Drugs. 1990 Nov;40(5):748-61. doi: 10.2165/00003495-199040050-00008.
Terodiline has both anticholinergic and calcium antagonist properties and, as a result, effectively reduces abnormal bladder contractions caused by detrusor instability. When administered to adult patients with urge incontinence (generally as a 25mg twice-daily dose) terodiline reduces diurnal and nocturnal micturition frequency and incontinence episodes. In studies also assessing cystometric parameters, bladder volume at first urge and bladder capacity are increased. Children with diurnal enuresis respond similarly to a daily 25mg dose. Several studies have shown that terodiline 50 mg/day is preferred by patients when compared with emepronium 600 mg/day or flavoxate 600 mg/day, and tends to reduce voluntary micturition frequency and episodes of incontinence more effectively than these drugs. Terodiline is well tolerated in short and long term (up to 3.5 years) studies. Anticholinergic effects are most commonly reported; other adverse effects occur equally during terodiline and placebo treatment. Thus, terodiline is effective and well tolerated in patients with urge incontinence or neurogenic bladder dysfunction, and will claim an important place in the treatment of such patients in light of the limitations of alternative therapies.

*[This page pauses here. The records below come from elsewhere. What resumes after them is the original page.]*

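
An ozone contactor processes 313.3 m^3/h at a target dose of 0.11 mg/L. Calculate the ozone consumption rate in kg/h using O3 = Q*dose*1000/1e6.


O3 demand (mg/h) = Q * dose * 1000 = 313.3 * 0.11 * 1000 = 34463 mg/h
Convert mg to kg: 34463 / 1e6 = 0.034463 kg/h

0.034463 kg/h


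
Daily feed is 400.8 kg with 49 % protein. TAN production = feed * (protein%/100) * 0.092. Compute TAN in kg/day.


Protein in feed = 400.8 * 49/100 = 196.392 kg/day
TAN = protein * 0.092 = 196.392 * 0.092 = 18.068064 kg/day

18.068064 kg/day


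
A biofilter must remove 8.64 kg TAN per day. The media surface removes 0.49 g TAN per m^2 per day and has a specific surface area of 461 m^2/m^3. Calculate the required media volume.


A = 8.64*1000 / 0.49 = 17632.653 m^2
V = 17632.653 / 461 = 38.2487

38.2487 m^3


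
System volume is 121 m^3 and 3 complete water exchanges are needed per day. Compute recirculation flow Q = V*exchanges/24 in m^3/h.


Daily recirculation volume = 121 m^3 * 3 = 363 m^3/day
Flow rate Q = daily volume / 24 h = 363 / 24 = 15.125 m^3/h

15.125 m^3/h


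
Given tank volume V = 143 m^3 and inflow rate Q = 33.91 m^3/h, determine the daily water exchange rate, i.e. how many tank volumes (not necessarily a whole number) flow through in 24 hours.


Daily flow volume = 33.91 m^3/h * 24 h = 813.84 m^3/day
Exchanges = daily flow / tank volume = 813.84 / 143 = 5.69119 exchanges/day

5.69119 exchanges/day


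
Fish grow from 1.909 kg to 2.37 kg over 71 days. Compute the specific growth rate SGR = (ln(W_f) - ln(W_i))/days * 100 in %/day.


ln(W_f) = ln(2.37) = 0.86288996
ln(W_i) = ln(1.909) = 0.64657954
ln(W_f) - ln(W_i) = 0.86288996 - 0.64657954 = 0.21631042
SGR = 0.21631042 / 71 * 100 = 0.304663 %/day

0.304663 %/day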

特罗地林兼具抗胆碱能和钙拮抗剂特性,因此能有效减少逼尿肌不稳定引起的膀胱异常收缩。给患有急迫性尿失禁的成年患者用药时(一般每日两次,每次25毫克),特罗地林可减少日间和夜间排尿频率及尿失禁发作次数。在同时评估膀胱测压参数的研究中,首次出现尿意时的膀胱容量和膀胱总容量均会增加。患有日间遗尿症的儿童对每日25毫克的剂量反应相似。多项研究表明,与每日600毫克的依美溴铵或每日600毫克的黄酮哌酯相比,患者更倾向于选择每日50毫克的特罗地林,且该药在减少自主排尿频率和尿失禁发作次数方面比这些药物更有效。在短期和长期(长达3.5年)研究中,特罗地林耐受性良好。最常报告的是抗胆碱能效应;在特罗地林治疗和安慰剂治疗期间,其他不良反应的发生几率相同。因此,特罗地林对患有急迫性尿失禁或神经源性膀胱功能障碍的患者有效且耐受性良好,鉴于替代疗法存在局限性,它将在这类患者的治疗中占据重要地位。